'THE impact of what happened today will halve exploration activity for the next five years and I can tell you as Gospel, because we spent the last six years in the farm-out market." David Horgan, CEO Petrel Resources, Wednesday, on TV3's Tonight with Ivan Yates.
Grand so, I told the Petrel Resources CEO, take your licence and stuff it. Probably a bit harsh, but I've a low threshold for gamesmanship from industry lobbies. Leaving TV3, I joked with Horgan about looking forward to seeing his company's notice to quit Irish waters in the newspapers but I doubted I'd see any.
He'd previously told an industry conference in the Burlington Hotel "we have long known Ireland's offshore Porcupine Basin is a hydrocarbon province, our recent work identified a number of high potential prospects, at least one we believe has a billion-barrel potential".

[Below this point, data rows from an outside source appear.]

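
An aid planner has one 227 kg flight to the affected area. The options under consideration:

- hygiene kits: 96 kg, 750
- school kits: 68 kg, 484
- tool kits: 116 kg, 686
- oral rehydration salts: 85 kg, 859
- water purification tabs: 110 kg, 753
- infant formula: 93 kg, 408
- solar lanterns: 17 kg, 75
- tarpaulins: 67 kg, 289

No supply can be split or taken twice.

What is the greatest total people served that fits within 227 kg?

1687

Taking the top-ratio supplies first gives hygiene kits + oral rehydration salts + solar lanterns for 1684 (198 kg).
Dropping hygiene kits frees 96 kg; slotting in water purification tabs (110 kg) lifts the total to 1687 at 212 kg.
Runner-up hygiene kits + oral rehydration salts + solar lanterns tops out at 1684.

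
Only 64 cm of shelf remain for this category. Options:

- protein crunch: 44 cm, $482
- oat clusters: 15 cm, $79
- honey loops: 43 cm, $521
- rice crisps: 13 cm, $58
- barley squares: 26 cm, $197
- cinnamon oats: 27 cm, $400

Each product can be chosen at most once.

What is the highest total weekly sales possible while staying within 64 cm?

600

Filling by ratio: barley squares + cinnamon oats for 597, with 11 cm left unused.
Replace barley squares and cinnamon oats with oat clusters + honey loops: the trade gains 3 net, giving 600 at 58 cm.
Every other selection either busts 64 cm or fails to beat 600.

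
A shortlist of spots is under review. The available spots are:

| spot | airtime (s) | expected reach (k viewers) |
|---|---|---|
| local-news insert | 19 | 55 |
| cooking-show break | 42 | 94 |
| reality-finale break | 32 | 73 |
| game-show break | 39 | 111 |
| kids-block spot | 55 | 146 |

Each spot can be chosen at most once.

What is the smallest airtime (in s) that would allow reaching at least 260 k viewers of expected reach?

100

Minimise s subject to total expected reach ≥ 260.
Taking local-news insert + cooking-show break + game-show break gives 260 (≥ 260) for 100 s.
Any bundle with less than 100 s falls short of 260.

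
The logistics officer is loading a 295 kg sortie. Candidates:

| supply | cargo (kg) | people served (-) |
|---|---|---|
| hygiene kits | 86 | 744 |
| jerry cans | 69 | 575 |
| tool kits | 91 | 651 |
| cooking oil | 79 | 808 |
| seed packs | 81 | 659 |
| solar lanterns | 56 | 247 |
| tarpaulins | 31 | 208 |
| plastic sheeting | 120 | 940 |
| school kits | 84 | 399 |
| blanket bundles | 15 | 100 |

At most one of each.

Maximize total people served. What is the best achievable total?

2519

Greedy by ratio would take hygiene kits + jerry cans + cooking oil + tarpaulins + blanket bundles: 280 kg used, total 2435.
Replace jerry cans with seed packs: the trade gains 84 net, giving 2519 at 292 kg.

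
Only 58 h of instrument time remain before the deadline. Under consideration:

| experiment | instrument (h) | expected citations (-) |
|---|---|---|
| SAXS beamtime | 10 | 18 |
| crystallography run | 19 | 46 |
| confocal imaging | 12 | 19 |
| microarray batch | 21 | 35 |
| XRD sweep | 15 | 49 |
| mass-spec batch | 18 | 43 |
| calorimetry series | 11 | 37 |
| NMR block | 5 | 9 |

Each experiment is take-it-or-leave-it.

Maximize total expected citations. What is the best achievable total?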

Millions of us believe in God, even though there's no hard evidence, but, based on a common reaction to this debate, many of us refuse to believe in the probability of offshore oil and gas despite evidence of it all around us, off Norway and Britain and across the Atlantic off Newfoundland. Since 1987, we've tolerated giving that potential away in the hope of raising some corporation tax in the future when we'll buy back our own oil and gas at international prices from our 'partners'. Gas is about to come ashore from Corrib, billions of it, but we won't get a sausage because we've relied on trying to extract tax revenues off the bottom line.
That changed last week in an important first baby step; the Wood Mackenzie report has come in and Pat Rabbitte, Minister for Communications Energy & Natural Resources, announced that he is adopting its findings. So what's in the report and what does it mean for Ireland's higher risk frontier location, 90 per cent of which remains unexplored?
The U-turn on government policy is the recognition that attempting to recover economic rents due to the Irish people purely by chasing elusive profits, below the line, needs changing. A royalty-type charge of 5 per cent, an advance payment of the new Petroleum Production Tax (PPT), is now being introduced because, as the report makes clear, "if it becomes apparent that the Government will receive no revenue until costs are recovered, this could lead to political pressure on Government to change the terms for the field. A guaranteed flow of revenue for the Government from each field will reduce the risk of potential instability". Kicking up a fuss works.
In further implicit criticism of the existing regime, the report author, Wood Mackenzie, substitutes the field surcharge tax known as Profit Resource Rent Tax (PRRT), introduced in 2007 by Green minister Eamon Ryan, with PPT because "PRRT only becomes payable once the producer's after-tax profits reach a certain multiple of its capital expenditure so will usually only become payable later in a field's life". Precisely – think 20 years plus.
The effect of the changes is to raise the State maximum take-out to a ceiling of 55 per cent of profits, up from 40 per cent but still well below international pricing, so are the changes to be made retrospective? The answer is an emphatic no for fear of creating instability among exploration companies, a risk that the British government was quite happy to take when it recently tightened its pricing.
But the nominal rate of tax, capped at 55 per cent and comprising corporation tax of 25 per cent and PPT, remains largely a meaningless exercise given the breathtaking scope for profit shifting and the continuance of undisturbed rights to 100 per cent capital allowances on all expenditure going back 25 years. Until these are tackled, the new 5 per cent above-line charge remains the only hope for the Irish people to recover any early cash.
But the most significant development in the report is the U-turn from a strong head wind of apathy and resistance by both the department and industry to a light tail wind towards a new destination; Wood Mackenzie has accepted that Ireland must seriously examine moving towards Production Sharing Contracts (PSCs) in tandem with the establishment of a National Oil Company, (NOC) which is precisely what Own Our Oil has advocated in discussions with the consultants and in the recent book.
Production-sharing largely eliminates the risk of retroactive tax changes that can destabilise private risk-taking and, crucially, positions the Irish people to immediately benefit at a significant level as soon as oil and gas is beached. A national oil exploration company, mimicking what the Norwegians did with Statoil, affords the opportunity for public private partnerships that includes expertise and know-how transfers over time; industry comes with the private capital, the State with the undersea resources.
Wood Mackenzie, which was appointed to examine if Ireland's pricing was 'fit for purpose', had a few months to deliver its findings before the June licensing round and had neither the scope nor the time to properly flesh out how these game-changers would work in practice, but makes it quite clear for the next Minister for Communications, Energy and Natural Resources: "We recommend that the current concession system is retained but that the pros and cons of moving to a PSC system are considered in tandem with the discussions around the possible establishment of a NOC."
The main takeaway from last Wednesday's conference is that this implements an incremental step towards a new destination to be scoped out with further work. That being the case, the question we are left with is why the current licensing round is not simply abandoned until we finally get it right – why continue to give away resources for a handful of coloured beans? Next minister up, please.